What I learned at SXSW Interactive 2007

2007 was my first year at SXSW Interactive. (Despite the fact I have lived in Austin for over 3 years now). It was a fantastic experience. The panels were packed with tasty bits of information and the social scene was equally as enriching.

Typically, around 3pm each day I felt my brain had hit its capacity for new information, and I really wanted to pause to research all the things I just learned. But, SXSW had other plans for me… more panels and parties of course! Ah, SXSW giveth and SXSW taketh away.

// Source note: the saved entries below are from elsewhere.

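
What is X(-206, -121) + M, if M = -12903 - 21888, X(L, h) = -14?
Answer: -34805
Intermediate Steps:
M = -34791
X(-206, -121) + M = -14 - 34791 = -34805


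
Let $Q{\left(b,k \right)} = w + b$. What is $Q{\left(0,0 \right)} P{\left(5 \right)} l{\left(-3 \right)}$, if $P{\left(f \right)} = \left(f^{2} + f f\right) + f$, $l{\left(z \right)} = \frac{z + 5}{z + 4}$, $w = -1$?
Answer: $-110$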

I did manage to jot down some key points that I wanted to remember and/or research after the event ended. So, here for you, are my notes from SXSW. Enjoy đŸ˜‰

For those short on time

General SXSW Attendance

  • Bring good business cards to the event.
  • Goto the after hours parties. (Admittedly, I didn’t do enough of this. But I will next year.)
  • Ask questions in panels. (This I did do. It’s a little intimidating going up to the microphone, but it gets easier the more you do it.)
  • Know what to say when someone asks the question “What do you do?”
  • Travel light to avoid trips to the car or hotel.

Business

  • Development costs are the most expensive costs for creating a startup application.
  • Reviews were mixed about outsourcing application development oversees. It seemed like those who were hesitant about outsourcing oversees had plenty of venture capital and worried about communication problems.
  • Company transparency is great for developing customer loyalty and is good PR.
  • Great customer support is the new marketing.
  • Research who your market is, segment them, and then market directly to each segment.
  • Virtual gifts, such as the flower on hotornot.com, are an interesting way to monetize social web applications.
  • Subscription fees that unlock advanced features of your web application is a good alternative to adding ads to your site.
  • Ads on subscription based sites can be used to encourage and remind non subscribers to subscribe.
  • Adding “We will never sell your email address” to your form is a simple way to gain user trust.

SEO

  • One method to test what keywords work for your site is to purchase a bundle of pay per click ads using the keywords you’re speculating on. Then look at the metrics to see which keywords outperformed the others.
  • SEO using keyword ratios is overrated. Quality link backs are the key.
  • SEO is not just good for search. It also helps deliver more accurate contextual ads from ad provider networks such as Google AdSense.

Technical

  • Microformats are simple to implement and add extensibility to your content.
  • After seeing the Microformat panel at SXSW, I’ve become such a big fan of the concept that I’m adding another bullet point here to encourage you to go research the topic.
  • Operator Firefox add-on is an interesting tool to take advantage of existing Microformats.
  • Selenium is great for testing AJAX. (I already new that, but it was nice to have it verified.)

Miscellaneous

  • Laughing Squid Web Hosting comes highly recommended. (I recommend NearlyFreeSpeech.net if anyone cares.)
  • Feedburner rocks for gathering site feed statistics.
  • Geni.com looks like a pretty cool genealogy web app.
  • Tacoda.com seems like an excellent ad sharing network.
  • Everyone is in love with the Firebug Firefox add-on.
  • Bruce Sterling’s rant was awesome. He mentioned several interesting topics and people I intend to research further.
  • Ryan Carson seems like a good entrepreneur to model. I’ll be checking out his wittings and ventures.